Would you rather me blog in this size? 

Or is this easier to read? Unless you have REALLY bad screen resolution or even worse eye-sight, this size is much more enjoyable. The large one, to me, feels too loud. But why is that? What makes it better? I can type the same thing in two different font sizes and the bigger one will feel too mean and rough. Font isn't the only victim to this size issue. 

Take, for example, cars. A hummer is much larger than a sedan. 

That wasn't a great image of that, but trust me on it. When I see a hummer while driving my Mazda, I feel really vulnerable. I feel like the hummer could rear up at any second and swallow my little car, and myself, whole... The driver of the hummer could be the nicest and sweetest old man alive, but it's still intimidating. I can't imagine being comfortable with owning a hummer or knowing someone who loves their hummer dearly.

Shoes have this issue as well. It seems that the smaller the shoe the cuter, and no matter how cute the shoe is, it's just ugly when it gets too big. I'm not saying anyone has ugly shoes, because once on the feet, the shoes look just fine. It's just when they sit alone in the shoe store, without feet inside of them, they don't attract me much. The little baby shoes are where it's at. Big shoes seem obnoxious and crowding. Smaller shoes feel so quaint and sweet. (yes, shoes can feel sweet...)

The biggest victim to the size-up mentality is the individual. For example, I am just over five feet tall. My boyfriend is just over six feet tall.

We are both very very sarcastic people. It takes us a lot of effort to be serious sometimes. It's easy to just throw out a teasing remark, especially if we aren't really in a good mood. That alone is a problem, but it is a different problem for each of us.

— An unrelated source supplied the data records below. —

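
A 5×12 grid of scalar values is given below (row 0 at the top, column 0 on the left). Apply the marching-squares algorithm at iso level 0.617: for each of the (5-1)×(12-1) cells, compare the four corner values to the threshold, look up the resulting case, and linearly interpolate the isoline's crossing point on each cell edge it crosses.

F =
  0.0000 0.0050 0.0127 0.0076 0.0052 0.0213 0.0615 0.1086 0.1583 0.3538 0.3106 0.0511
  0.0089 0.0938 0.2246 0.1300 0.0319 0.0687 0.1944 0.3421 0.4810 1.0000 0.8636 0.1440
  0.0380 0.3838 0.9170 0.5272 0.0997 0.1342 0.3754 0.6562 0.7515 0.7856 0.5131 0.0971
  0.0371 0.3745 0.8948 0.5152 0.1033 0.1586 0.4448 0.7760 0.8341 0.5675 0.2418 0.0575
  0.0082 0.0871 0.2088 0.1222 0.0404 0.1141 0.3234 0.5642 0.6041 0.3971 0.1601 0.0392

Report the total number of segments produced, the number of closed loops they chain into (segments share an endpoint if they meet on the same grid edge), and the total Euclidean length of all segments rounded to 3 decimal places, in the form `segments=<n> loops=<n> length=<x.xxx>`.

cell (0,8): code 0100 → (0.407,9.000)–(1.000,8.262)
cell (0,9): code 1100 → (0.554,10.000)–(0.407,9.000)
cell (0,10): code 1000 → (1.000,10.343)–(0.554,10.000)
cell (1,1): code 0100 → (1.567,2.000)–(2.000,1.437)
cell (1,2): code 1000 → (2.000,2.770)–(1.567,2.000)
cell (1,6): code 0100 → (1.875,7.000)–(2.000,6.860)
cell (1,7): code 1100 → (1.503,8.000)–(1.875,7.000)
cell (1,8): code 1110 → (1.000,8.262)–(1.503,8.000)
cell (1,9): code 1011 → (2.000,9.619)–(1.704,10.000)
cell (1,10): code 0001 → (1.704,10.000)–(1.000,10.343)
cell (2,1): code 0110 → (2.000,1.437)–(3.000,1.466)
cell (2,2): code 1001 → (3.000,2.732)–(2.000,2.770)
cell (2,6): code 0110 → (2.000,6.860)–(3.000,6.520)
cell (2,8): code 1011 → (3.000,8.814)–(2.773,9.000)
cell (2,9): code 0001 → (2.773,9.000)–(2.000,9.619)
cell (3,1): code 0010 → (3.000,1.466)–(3.405,2.000)
cell (3,2): code 0001 → (3.405,2.000)–(3.000,2.732)
cell (3,6): code 0010 → (3.000,6.520)–(3.751,7.000)
cell (3,7): code 0011 → (3.751,7.000)–(3.944,8.000)
cell (3,8): code 0001 → (3.944,8.000)–(3.000,8.814)
total: 20 segments, chained into 2 closed loop(s), length Σ = 16.203428

segments=20 loops=2 length=16.203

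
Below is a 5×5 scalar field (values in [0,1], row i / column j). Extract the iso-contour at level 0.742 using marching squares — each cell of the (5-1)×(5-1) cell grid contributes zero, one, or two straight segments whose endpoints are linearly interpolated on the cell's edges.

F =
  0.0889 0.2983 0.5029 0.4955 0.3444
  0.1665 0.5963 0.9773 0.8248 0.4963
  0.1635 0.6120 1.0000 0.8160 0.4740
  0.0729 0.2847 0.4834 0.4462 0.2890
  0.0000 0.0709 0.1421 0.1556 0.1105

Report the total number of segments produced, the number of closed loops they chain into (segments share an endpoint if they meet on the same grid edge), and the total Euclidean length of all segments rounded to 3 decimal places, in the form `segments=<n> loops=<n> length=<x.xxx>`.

cell (0,1): code 0100 → (0.504,2.000)–(1.000,1.382)
cell (0,2): code 1100 → (0.749,3.000)–(0.504,2.000)
cell (0,3): code 1000 → (1.000,3.252)–(0.749,3.000)
cell (1,1): code 0110 → (1.000,1.382)–(2.000,1.335)
cell (1,3): code 1001 → (2.000,3.216)–(1.000,3.252)
cell (2,1): code 0010 → (2.000,1.335)–(2.499,2.000)
cell (2,2): code 0011 → (2.499,2.000)–(2.200,3.000)
cell (2,3): code 0001 → (2.200,3.000)–(2.000,3.216)
total: 8 segments, chained into 1 closed loop(s), length Σ = 6.349518

segments=8 loops=1 length=6.350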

When I throw out a mean comment (intentionally or unintentionally), people--especially guys--think I'm flirting. No matter how hard I try, I can't come across as genuinely not interested. Sometimes, a comment will slip out when I don't intend for it to (because I genuinely don't mean it), and people just laugh. So I laugh along and explain that I didn't mean to say it.

Nathan will throw out silly comments, and they really will be funny, but someone always thinks he's being rude. We could say the same thing and people would consider him mean and me flirtatious. Being a broad and tall guy, I guess he's intimidating.

To illustrate this example, let me paint you a scenario. A couple of years ago, someone asked Nathan for a ride home. Jokingly, Nathan said no, but intended to seriously take her home. The girl insisted that Nathan was being rude and she hasn't talked to him since...

Yesterday, at church, someone kept asking me out. I told them that I was only interested in being friends and that I seriously did not want to date them. They thought I was being sooooo funny and just kept asking me. I flat out told them no, and they laughed even more and took my rejection as flirtation...

No matter where we are, or what we're doing, people always think Nathan is being mean and that I'm being cute. I don't want to come off as a cute, flirty girl. Not when I'm working on finding a stable job and landing my first film gig. And Nathan doesn't want to come off mean. He has a great sense of humor, and wants people to like him. It's only because of our sizes, too. People can't take me seriously, no matter what I do to be serious, and people don't see Nathan as the nice guy that he is... It's really kind of tragic when people judge a book by it's cover. Some of the greatest books have the weirdest covers.